I found chaeto to be pretty hard to dial in. Chaeto adds another, living variable to deal with. Basically, let the chaeto grow and frequently test for nitrate and phosphate, remove some chaeto and keep periodically testing for nitrate and phosphate, repeat this until you figure out how to lower nitrates and phosphate without starving your corals while wondering if you need to add iron or other elements due to the chaeto consuming them. :oops:

This isn’t so much of a problem with a small tank and small sump with a cheap fuge light. With a H160 Flora and a Sicce powerhead the chaeto grew fast and easily stripped out all nitrates and phosphates. This would probably be a benefit for softie tanks or fowler tanks. To keep nutrients in the tank I ended up with setting the H160 intensity to less than 50% and photoperiod to 4 hours a night. The chaeto grows very slow now, but that is what works for that particular tank.
 
Thanks for the link. Does chaeto need to be a certain size to be effective? How hard is it to dial in?

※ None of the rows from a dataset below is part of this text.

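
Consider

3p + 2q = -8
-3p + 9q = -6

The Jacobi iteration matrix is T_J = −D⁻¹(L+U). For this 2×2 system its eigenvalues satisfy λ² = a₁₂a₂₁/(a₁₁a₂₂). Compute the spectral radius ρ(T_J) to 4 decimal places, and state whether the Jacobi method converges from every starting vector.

0.4714

a₁₂a₂₁/(a₁₁a₂₂) = (2)·(-3) / ((3)·(9)) = -0.222222
ρ = √|-0.222222| = √0.222222 = 0.4714
ρ < 1, so Jacobi converges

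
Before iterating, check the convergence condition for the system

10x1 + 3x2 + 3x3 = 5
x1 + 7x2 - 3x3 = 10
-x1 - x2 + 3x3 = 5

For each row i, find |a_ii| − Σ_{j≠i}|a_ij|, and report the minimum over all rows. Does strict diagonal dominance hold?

row 1: |10| − (3+3) = 4
row 2: |7| − (1+3) = 3
row 3: |3| − (1+1) = 1
minimum over rows = 1 → strictly diagonally dominant (convergence guaranteed)

1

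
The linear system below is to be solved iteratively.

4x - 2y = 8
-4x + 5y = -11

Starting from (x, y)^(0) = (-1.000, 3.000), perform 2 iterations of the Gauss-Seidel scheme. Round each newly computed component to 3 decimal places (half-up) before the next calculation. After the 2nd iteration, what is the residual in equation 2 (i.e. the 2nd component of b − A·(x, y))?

Iteration 1:
  x = (8 - (-2)·3.000) / (4) = 3.500
  y = (-11 - (-4)·3.500) / (5) = 0.600
Iteration 2:
  x = (8 - (-2)·0.600) / (4) = 2.300
  y = (-11 - (-4)·2.300) / (5) = -0.360
Residual b − A·x = (-1.920, 0.000)

0.000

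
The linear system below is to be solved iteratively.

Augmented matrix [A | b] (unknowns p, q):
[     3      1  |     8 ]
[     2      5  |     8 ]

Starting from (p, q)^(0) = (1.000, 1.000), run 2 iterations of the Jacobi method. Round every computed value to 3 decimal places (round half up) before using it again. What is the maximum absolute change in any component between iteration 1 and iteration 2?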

The size of the chaeto is relative to the size of the tank and other variables such as number and size of fish, number size and type of corals, how much feeding by products, etc... In the other half’s tank, ~40 gal, there was a small quart sized fruit basket full of chaeto and a cheap Home Depot clip on light fixture with a cheap daylight LED bulb. The chaeto grows no problem and keeps the display algae free. That size can also fully strip out the nutrients if left to grow. Keeping the chaeto trimmed down to around a loose racket ball is enough for that tank. Water changes keeps up with replenishing elements. That tank has two 3” gobies, one 3” tiger pistol shrimp, one 4” blenny, one 4” wrasse, two 3” clowns, and misc inverts.